Meurtrière et coûteuse pour les deux parties, elle oblige Carthage, dont le chef des armées est Hamilcar Barca, à entrer en pourparlers de paix et à céder la Sicile.
Même si les antagonistes politiques sont connus, ce serait une erreur de considérer le conflit comme une «guerre civilisationnelle» opposant les peuples européens d’un côté aux africains de l’autre.
Qu’il s’agisse de mercenaires, de contingents auxiliaires ou de tribus alliées, la première guerre punique a regroupé auprès de Carthage des Ibères, des Celtes, des Ligures italiens et provençaux, des Sardes, des Grecs…
Les cavaliers berbères numides sont également décrits par les auteurs de l’Antiquité latine, initialement dans le sens impropre de nomades, qui «s’étend aux Maurousii (Maures) des bords de l’océan», précise l’historien et philologue Jehan Desanges, bien que l’adjectif maure soit parfois juxtaposé, marquant une différenciation.
Ils sont distingués des Liby-Phéniciens, définis par ailleurs par Tite-Live comme «mixtum Punicum Afris genus», soit des populations mixtes issues de ces brassages.
Se retrouvait ainsi au sein de cette armée carthaginoise une mosaïque d’ethnies, comme le prouve la participation, en tant que chef de guerre des mercenaires, du Campanien Spendios, ancien esclave déserteur de Rome, du Gaulois Autarite ou du Libyen Mathó.

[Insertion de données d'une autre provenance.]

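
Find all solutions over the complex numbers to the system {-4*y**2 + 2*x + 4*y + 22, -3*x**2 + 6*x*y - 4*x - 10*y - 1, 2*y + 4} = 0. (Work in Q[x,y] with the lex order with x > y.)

Compute a lex Gröbner basis by Buchberger's algorithm.
f_1 = 2*x - 4*y**2 + 4*y + 22, LT = x.
f_2 = -3*x**2 + 6*x*y - 4*x - 10*y - 1, LT = x**2.
f_3 = 2*y + 4, LT = y.

The S-polynomials (S(f_1,f_2), S(f_1,f_3), S(f_2,f_3)) all reduce to 0 modulo the current basis, so we have a Gröbner basis.
Inter-reduce: drop elements whose leading term is divisible by another's, tail-reduce, and make monic.
Reduced Gröbner basis: {x - 1, y + 2}.

A lex Gröbner basis eliminates variables successively. Here y + 2 depends only on y, with roots {-2}; lifting each root through the earlier basis elements recovers the full solutions.
  y = -2: the earlier basis element becomes x - 1 = 0, giving x = 1 — point (1, -2).
This is the nonlinear analogue of row-reducing a linear system.

{(1, -2)}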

Mais le payement des lourdes indemnités de guerre par Carthage et le non-règlement des arriérés de solde des 20.000 mercenaires d’origines multiethniques, rapatriés près de Carthage depuis la Sicile, aboutissent à la révolte des mercenaires pour des mobiles d’abord économiques, appuyés par les populations qui y ont vu l’occasion d’une contestation politique et sociale.
C’est désormais la guerre civile qui dure un peu plus de trois ans jusqu’au rappel du général carthaginois, Hamilcar, aidé par le chef numide Naravas.
Utique est ainsi libérée, puis un combat décisif livré près de Tunis, au terme d’atrocités rendues dans une représentation romanesque par le Salammbô de Flaubert.
Cette guerre des mercenaires est coûteuse pour Carthage qui perd la Corse et la Sardaigne et ne revoit son succès se redessiner qu’avec la consolidation des conquêtes en péninsule Ibérique.
C’est là qu’entre en scène le génie militaire du nouveau chef de l’armée carthaginoise, Hannibal.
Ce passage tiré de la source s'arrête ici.